# backup domain server for SBS 2011 Standard?



## des (Dec 17, 2007)

I have conflicting reports about this so hopefully someone can clear it up.

Microsoft's website seems to indicate that if your domain controller is running Small Business Server 2011 Standard and a 2nd server is running Server 08 R2, the 2nd server cannot be a backup domain server. Though, depending on how you interpret it, it may be suggesting that only another SBS *Standard* machine can't act as a backup domain controller but other OSes can.

It does specifically state though that SBS Premium Add-On _can_ act as a backup domain server.

My actual server vendor says that's not true and 08 can run as a backup domain controller just fine in that scenario.

We're considering a future software suite that requires SQL Server so the OS decision might be made up by that but I'd still like to know what the truth is as far as the domain servers go.


----------



## Wand3r3r (Sep 17, 2010)

There is no such thing as a backup domain controller in Active Directory. BDCs only existed in NT.

SBS will always run as a domain controller.
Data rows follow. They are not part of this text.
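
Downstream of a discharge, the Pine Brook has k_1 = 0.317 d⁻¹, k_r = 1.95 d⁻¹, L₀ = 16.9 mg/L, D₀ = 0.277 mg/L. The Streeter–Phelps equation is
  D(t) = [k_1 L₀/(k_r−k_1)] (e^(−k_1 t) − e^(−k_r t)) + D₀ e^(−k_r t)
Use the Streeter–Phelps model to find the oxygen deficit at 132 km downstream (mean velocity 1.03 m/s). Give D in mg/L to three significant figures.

D ≈ 1.88 mg/L

Travel time t = x/v = 132 km / (1.03 m/s) = 132000 m / 1.03 m/s = 128200 s = 1.483 d.
k_1 L₀/(k_r−k_1) = 0.317×16.9/(1.95−0.317) = 5.357/1.633 = 3.281 mg/L.
e^(−k_1 t) = e^(−0.317×1.483) = 0.6249; e^(−k_r t) = e^(−1.95×1.483) = 0.05544.
D = 3.281 × (0.6249 − 0.05544) + 0.277 × 0.05544 = 1.868 + 0.01536 = 1.883 mg/L.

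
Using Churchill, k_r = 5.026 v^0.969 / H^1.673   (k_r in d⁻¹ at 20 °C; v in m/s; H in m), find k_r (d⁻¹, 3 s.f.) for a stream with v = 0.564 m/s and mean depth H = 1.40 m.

k_r = 5.026 × 0.564^0.969 / 1.40^1.673 = 5.026 × 0.5741 / 1.756 = 1.643 d⁻¹.

k_r ≈ 1.64 d⁻¹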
You can not have a 2nd SBS in that domain.

You can have another server acting as a DC though to a SBS.

This should be a good read for you
Debunking Myths About Additional Domain Controllers In SBS Domains - The Official SBS Blog - Site Home - TechNet Blogs


----------



## des (Dec 17, 2007)

Wow, so they even changed the name of "backup domain controllers" since my one and only server class in college lol. MS really likes to complicate things. Well, that process they outlined was pretty straightforward for our future 08 server so I'm glad users will still be able to log in when it goes down.
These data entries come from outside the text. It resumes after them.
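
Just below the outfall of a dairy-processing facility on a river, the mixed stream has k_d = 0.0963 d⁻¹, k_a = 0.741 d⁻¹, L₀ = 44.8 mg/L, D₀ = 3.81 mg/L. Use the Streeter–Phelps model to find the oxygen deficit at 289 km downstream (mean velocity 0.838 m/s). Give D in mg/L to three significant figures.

Travel time t = x/v = 289 km / (0.838 m/s) = 289000 m / 0.838 m/s = 344900 s = 3.992 d.
k_d L₀/(k_a−k_d) = 0.0963×44.8/(0.741−0.0963) = 4.314/0.6447 = 6.692 mg/L.
e^(−k_d t) = e^(−0.0963×3.992) = 0.6809; e^(−k_a t) = e^(−0.741×3.992) = 0.05194.
D = 6.692 × (0.6809 − 0.05194) + 3.81 × 0.05194 = 4.209 + 0.1979 = 4.407 mg/L.

D ≈ 4.41 mg/L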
This was a bit out of the scope of the article (and this thread :whistling but after warning about the 7 day countdown to Shutdown-Fest 2012, they never mentioned one pretty important thing. Can SBS Premium Add-On run on the same network as SBS Standard without them shutting down after 7 days? I mean it's called "Premium Add On" which could easily mean, add it on to your network, lol. Or it could mean it's an add-on to SBS and still can't run with itself. But then it "contains" Server 08 which seems to suggest it's to run on the same network.
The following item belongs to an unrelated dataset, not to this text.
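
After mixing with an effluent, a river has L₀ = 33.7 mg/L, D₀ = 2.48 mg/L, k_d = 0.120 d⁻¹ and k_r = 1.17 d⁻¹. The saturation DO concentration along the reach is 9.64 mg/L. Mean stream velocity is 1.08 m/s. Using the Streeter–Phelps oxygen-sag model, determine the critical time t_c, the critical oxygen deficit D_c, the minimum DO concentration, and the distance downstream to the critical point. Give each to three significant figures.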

Even if you read the entire wikipedia article on Small Business Server, they might as well have replaced the tiny bit of info on SBS Premium Add-On with "seriously, we have no idea what the hell it is." So what's the story on it?


----------



## djaburg (May 15, 2008)

My strong suspicion would be no it can't.


----------



## Dave Atkin (Sep 4, 2009)

You can only have one SBS running on the network. If you have a second then they will detect each other and one will shutdown. The only time you would ever have two on the network would be if you are doing a migration.


Dave


----------



## Wand3r3r (Sep 17, 2010)

I believe that is only half the story.

You can have multiple SBS on the same network. They can not be in the same domain or one will be shut down.


----------